# Toro Powermax Hex Shaft mounted Friction Disc or Wheel



## Gravel Drive (Mar 4, 2021)

My 2020 Toro Powermax 928 OAE 3884 needs the Friction Wheel replaced. It's mounted on the hex shaft. 
The Trunnion (molded plastic), needs replacement. It appears to be mounted on the friction wheel with 3 star drive(?) screws.
What is the step by step procedure to remove and replace it, including required tools?


----------



## Jackmels (Feb 18, 2013)




----------



## Gravel Drive (Mar 4, 2021)

Jackmels said:


>


Thanks for Paul's video. I've watched both part 1 and 2 multiple times, before posting my question. I haven't seen anything in them to really answer my questions. I spoke with Toro CSR who said he'd snail mail a service manual. Hoping that helps, but won't know until if and when it is delivered. It's already been 2 weeks waiting on that. Any other suggestions or references would be most welcome. Thanks again for trying to help.


----------



## PlOM (Nov 12, 2020)

Always an opportunity to learn, but for a 2020 purchase, would this not be eligible for a dealer/warranty repair?


----------



## 140278 (Aug 27, 2020)

welcome to the SBF
your machine has a 3 year warrenty take it to a dealer other wise a copy of the service manaul is here Toro Two Stage Snowblower Service Manual time wise about 2hours you have to remove a lot of the move the hex shaft out of the way


----------



## Gravel Drive (Mar 4, 2021)

PlOM said:


> Always an opportunity to learn, but for a 2020 purchase, would this not be eligible for a dealer/warranty repair?





captchas said:


> welcome to the SBF
> your machine has a 3 year warrenty take it to a dealer other wise a copy of the service manaul is here Toro Two Stage Snowblower Service Manual time wise about 2hours you have to remove a lot of the move the hex shaft out of the way


Thanks for the Service Manual link. The linked Service Manual does show / cover the 928 Power Max. It only explicitly covers machines up to 2005- that's a long way from 2020. The newer Power Maxes the Friction Wheel, Trunion, and Hex Shaft as separate components. They are no longer a one piece assembly. The Trunion itself was completely re-designed. It is now a separate part made of molded plastic (not metal like the old design) which must be removed separately from the Hex Shaft to replace. Do you know of anyone that has an accessible download for a newer model year which actually shows the 2019 928 Power Max drive and speed components? Assuming the Service Manual you linked has the applicable instructions to remove the hex shaft, any idea what's involved after that to remove the Trunion from the Hex Shaft?


----------



## 140278 (Aug 27, 2020)

why are you doing it when the machine is under warranty?


----------



## Gravel Drive (Mar 4, 2021)

captchas said:


> why are you doing it when the machine is under warranty?

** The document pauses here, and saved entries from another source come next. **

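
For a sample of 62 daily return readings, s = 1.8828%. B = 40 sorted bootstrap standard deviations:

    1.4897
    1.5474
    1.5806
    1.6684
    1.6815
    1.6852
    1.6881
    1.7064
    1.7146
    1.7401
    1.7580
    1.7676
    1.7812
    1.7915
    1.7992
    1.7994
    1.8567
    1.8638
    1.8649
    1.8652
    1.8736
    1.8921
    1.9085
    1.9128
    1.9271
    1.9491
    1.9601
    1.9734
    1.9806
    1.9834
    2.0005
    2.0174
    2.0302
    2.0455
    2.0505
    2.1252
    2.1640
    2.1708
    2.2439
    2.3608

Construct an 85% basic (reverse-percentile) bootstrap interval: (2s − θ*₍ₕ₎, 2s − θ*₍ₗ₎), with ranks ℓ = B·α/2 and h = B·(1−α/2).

(1.6016, 2.1850)

Percentile endpoints at ranks 3 and 37: θ*₍3₎ = 1.5806, θ*₍37₎ = 2.1640.
Basic interval reflects these around s:
  lower = 2 × 1.8828 − 2.1640 = 1.6016
  upper = 2 × 1.8828 − 1.5806 = 2.1850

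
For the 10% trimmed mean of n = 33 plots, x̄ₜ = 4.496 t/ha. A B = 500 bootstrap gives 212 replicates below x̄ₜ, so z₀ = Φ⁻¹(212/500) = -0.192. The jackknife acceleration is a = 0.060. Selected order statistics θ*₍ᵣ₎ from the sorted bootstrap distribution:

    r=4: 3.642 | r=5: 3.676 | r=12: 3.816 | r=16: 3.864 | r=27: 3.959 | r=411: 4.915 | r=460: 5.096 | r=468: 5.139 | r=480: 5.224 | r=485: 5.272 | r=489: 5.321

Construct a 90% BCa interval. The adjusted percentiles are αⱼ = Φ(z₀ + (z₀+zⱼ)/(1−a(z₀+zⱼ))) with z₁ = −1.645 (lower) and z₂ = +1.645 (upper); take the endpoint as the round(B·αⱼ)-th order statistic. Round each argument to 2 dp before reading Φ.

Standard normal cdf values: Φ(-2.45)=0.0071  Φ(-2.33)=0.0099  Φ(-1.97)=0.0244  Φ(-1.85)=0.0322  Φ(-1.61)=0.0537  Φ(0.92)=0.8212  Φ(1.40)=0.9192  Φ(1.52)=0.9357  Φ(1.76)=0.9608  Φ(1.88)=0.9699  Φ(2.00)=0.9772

Lower: z₀ + z₁ = -0.192 + (-1.645) = -1.837; 1 − a(z₀+z₁) = 1 − (0.060)(-1.837) = 1.1102; argument = -0.192 + (-1.837)/1.1102 = -1.8466 → -1.85.
α₁ = Φ(-1.85) = 0.0322; rank = round(500 × 0.0322) = 16; θ*₍16₎ = 3.864.
Upper: z₀ + z₂ = 1.453; 1 − a(z₀+z₂) = 0.9128; argument = 1.3998 → 1.40; α₂ = 0.9192; rank = 460; θ*₍460₎ = 5.096.

(3.864, 5.096)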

Since until a tech looks at at $82 / hr. and submits a claim to Toro, there's guarantee the OEM Warranty will cover the repair/replacement. So far, i've gotten 2 labor estimates runing 1.5-2 hrs.. $170 seems like a high price to pay if i feel confident I fix it myself. I' m retired, so my time isn't worth as much as it use to and there's allot more available these days. Given the above, the obvious first step is to understand the parts cost and labor involved if I choose to fix it myself.


----------